I am trying to understand question 1(a) here. They calculate a subgradient at a given $x$ for the following convex function:
$$f(x) =\max_{i=1, ..., m} (a_i^Tx + b_i)$$
The solution is to find $k \in \{1,...m\}$ for which $f(x) = (a_k^T x + b_k)$, then the subgradient is $a_k$.
I understand the solution. However, it is only one solution. The size of the set of subgradients is infinite. Therefore, I wonder, what are all the other subgradients? How can I calculate other subgradients from the set?
Thanks.
By a theorem of Danskin and Bertsekas (I call it "the Bertsekas-Danskin Theorem for subgradients", see link below), the subgradient of $f$ is the convex hull of all such $a_k$, and corresponds to a face of the polyhedron $\mathcal P_A := \text{conv}\{a_k | 1 \le k \le m\}$. I've proven a more general result here.

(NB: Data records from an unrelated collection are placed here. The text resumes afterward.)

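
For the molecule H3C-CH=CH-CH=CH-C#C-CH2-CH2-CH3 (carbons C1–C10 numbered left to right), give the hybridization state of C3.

C3 (3 σ bonds, plus one π bond) has steric number 3: sp2.

sp^2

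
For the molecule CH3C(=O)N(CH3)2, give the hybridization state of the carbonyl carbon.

sp^2

The carbonyl carbon: 3 σ bonds, plus one π bond — 3 electron domains, sp2.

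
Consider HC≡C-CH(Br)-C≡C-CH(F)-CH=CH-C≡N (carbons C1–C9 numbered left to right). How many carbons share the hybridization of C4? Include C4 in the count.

5

C4 is sp (two π bonds).
C1: sp ✓
C2: sp ✓
C3: sp3
C4: sp ✓
C5: sp ✓
C6: sp3
C7: sp2
C8: sp2
C9: sp ✓
5 carbons are sp.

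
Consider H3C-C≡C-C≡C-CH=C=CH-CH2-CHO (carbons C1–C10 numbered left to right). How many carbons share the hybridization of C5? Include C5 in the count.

5

C5 is sp (two π bonds).
C1: sp3
C2: sp ✓
C3: sp ✓
C4: sp ✓
C5: sp ✓
C6: sp2
C7: sp ✓
C8: sp2
C9: sp3
C10: sp2
5 carbons are sp.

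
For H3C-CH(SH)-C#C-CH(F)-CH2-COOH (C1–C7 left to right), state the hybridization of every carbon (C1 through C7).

C1 has 4 σ bonds: steric number 4 → sp3.
C2 (4 σ bonds) has steric number 4: sp3.
C3 has 2 σ bonds, plus two π bonds: steric number 2 → sp.
C4 — 2 σ bonds, plus two π bonds. Steric number 2, so sp.
C5: 4 σ bonds; 4 regions of electron density → sp3.
C6: 4 σ bonds — 4 electron domains, sp3.
C7: 3 σ bonds, plus one π bond — 3 electron domains, sp2.

C1 sp3, C2 sp3, C3 sp, C4 sp, C5 sp3, C6 sp3, C7 sp2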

Precisely, you deduce that $$ \begin{split} \partial f(x) &= \partial \max_{1 \le i \le m}a_i^Tx_i + b_i = \partial \max_{y \in \Delta_m}y^T(A^Tx + b)\\ &= \text{conv}\{\nabla_x (\hat{y}^T(A^Tx + b))| \hat{y} \in \Delta_m, \hat{y}^T(A^Tx + b) =f(x)\}\\ &= \text{conv}\{A\hat{y}| \hat{y} \in \Delta_m, \hat{y}^T(A^Tx + b) = f(x)\} \\ &= \text{conv}\{a_k | 1 \le k \le m, a_k^Tx + b_k = f(x) \}, \end{split} $$ as claimed.